American consumers. Investment banks and insurers weren't the only ones who bought into the mortgage boom and ended up too heavily leveraged to survive its bust. Millions of American consumers took full advantage of lax lending standards to bet trillions on the housing market.
These bets came in the form of "investment properties," cash-out refinances and home equity loans that would leave many Americans unable to meet their financial obligations or paying a mortgage that was thousands of dollars underwater.
Minor playersWhen you're talking about a crisis of this magnitude, the major players aren't everyone. Every Goldfinger needs his Oddjob, and there are still some bit players in FCIC's account of the near-death of the economy that need to be recognized.

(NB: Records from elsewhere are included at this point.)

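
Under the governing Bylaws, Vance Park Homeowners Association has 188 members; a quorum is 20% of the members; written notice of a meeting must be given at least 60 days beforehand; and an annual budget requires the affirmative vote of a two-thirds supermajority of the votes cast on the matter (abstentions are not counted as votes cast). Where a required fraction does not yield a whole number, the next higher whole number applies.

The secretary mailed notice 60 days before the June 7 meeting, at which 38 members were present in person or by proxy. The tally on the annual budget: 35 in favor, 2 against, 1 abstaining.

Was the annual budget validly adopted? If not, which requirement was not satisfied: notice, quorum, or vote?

Notice: 60 days given; 60 required. Satisfied.
Quorum: 20% of 188 = 37.60, rounded up to 38; 38 present. Satisfied.
Vote: requires two-thirds of the votes cast (38 − 1 abstaining = 37); 2/3 of 37 = 24.67, rounded up to 25, so 25 needed; 35 in favor. Satisfied.

Valid — all requirements satisfied.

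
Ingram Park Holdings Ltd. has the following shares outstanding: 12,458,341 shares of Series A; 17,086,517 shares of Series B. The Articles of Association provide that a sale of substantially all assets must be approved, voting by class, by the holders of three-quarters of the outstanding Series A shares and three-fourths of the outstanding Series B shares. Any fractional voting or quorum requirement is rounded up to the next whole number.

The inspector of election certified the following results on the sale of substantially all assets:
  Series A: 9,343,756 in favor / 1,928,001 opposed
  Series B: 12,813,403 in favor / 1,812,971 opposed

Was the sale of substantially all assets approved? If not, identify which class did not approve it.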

Fannie Mae and Freddie Mac. Fannie Mae and Freddie Mac, two government-sponsored enterprises, buy mortgages, insure them and sell them on the secondary market. Some economists, particularly some on the FCIC, suspected the GSEs were forced to offer mortgage loans to risky borrowers to help them meet affordable housing goals mandated by the Department of Housing and Urban Development.
The final FCIC report finds that Fannie and Freddie don't deserve as much blame as the players involved. Thanks to the fallout from a 1990s accounting scandal, they did not become as heavily invested in subprime mortgages as many private mortgage insurers did. Affordable housing goals may have boosted their involvement on the margins, but it did not have a major effect on the U.S. economy.

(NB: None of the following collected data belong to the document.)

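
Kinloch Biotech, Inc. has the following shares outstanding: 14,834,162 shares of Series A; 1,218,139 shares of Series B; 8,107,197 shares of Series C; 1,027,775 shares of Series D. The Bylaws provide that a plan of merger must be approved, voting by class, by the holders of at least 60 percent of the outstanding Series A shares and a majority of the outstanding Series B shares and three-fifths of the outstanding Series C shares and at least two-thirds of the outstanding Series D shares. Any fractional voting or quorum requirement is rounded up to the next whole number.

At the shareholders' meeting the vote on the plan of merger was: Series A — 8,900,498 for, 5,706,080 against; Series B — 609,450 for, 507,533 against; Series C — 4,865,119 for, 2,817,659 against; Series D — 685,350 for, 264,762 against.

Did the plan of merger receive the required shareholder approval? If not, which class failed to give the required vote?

Approved — every class gave the required vote.

Series A: 3/5 of 14834162 = 8900497.20, rounded up to 8900498; 8,900,498 required, 8,900,498 in favor — approved.
Series B: a majority of 1218139 is 609070; 609,070 required, 609,450 in favor — approved.
Series C: 3/5 of 8107197 = 4864318.20, rounded up to 4864319; 4,864,319 required, 4,865,119 in favor — approved.
Series D: 2/3 of 1027775 = 685183.33, rounded up to 685184; 685,184 required, 685,350 in favor — approved.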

Even so, Fannie and Freddie had other weaknesses that made them vulnerable to a housing crash. Because their exposure to the housing market was so huge and their leverage so extreme, reaching $75 in debt for every $1 they held, they took massive losses once housing values began to drop and prime borrowers began defaulting on their loans.
Fannie and Freddie's role was hotly disputed by FCIC members during the formulation of the final report. Four GOP members -- Bill Thomas, Douglas Holtz-Eakin, Keith Hennessey and Peter Wallison -- released a "Financial Crisis Primer" in December, ascribing a much more central role to the GSEs than the official report would eventually reflect.
The Community Reinvestment Act. In 1977, Congress passed a law that encouraged banks to lend to homebuyers in certain economically distressed neighborhoods where they took deposits. While the FCIC noted this was an unsound policy, it concluded in its final report that the CRA did not contribute significantly to the crisis.
This turned into another hot-button issue for the committee, as Thomas, Holtz-Eakin, Hennessey and Wallison persisted in blaming the CRA in their report, and Wallison released a dissent that concluded the CRA was a big factor in the financial crisis.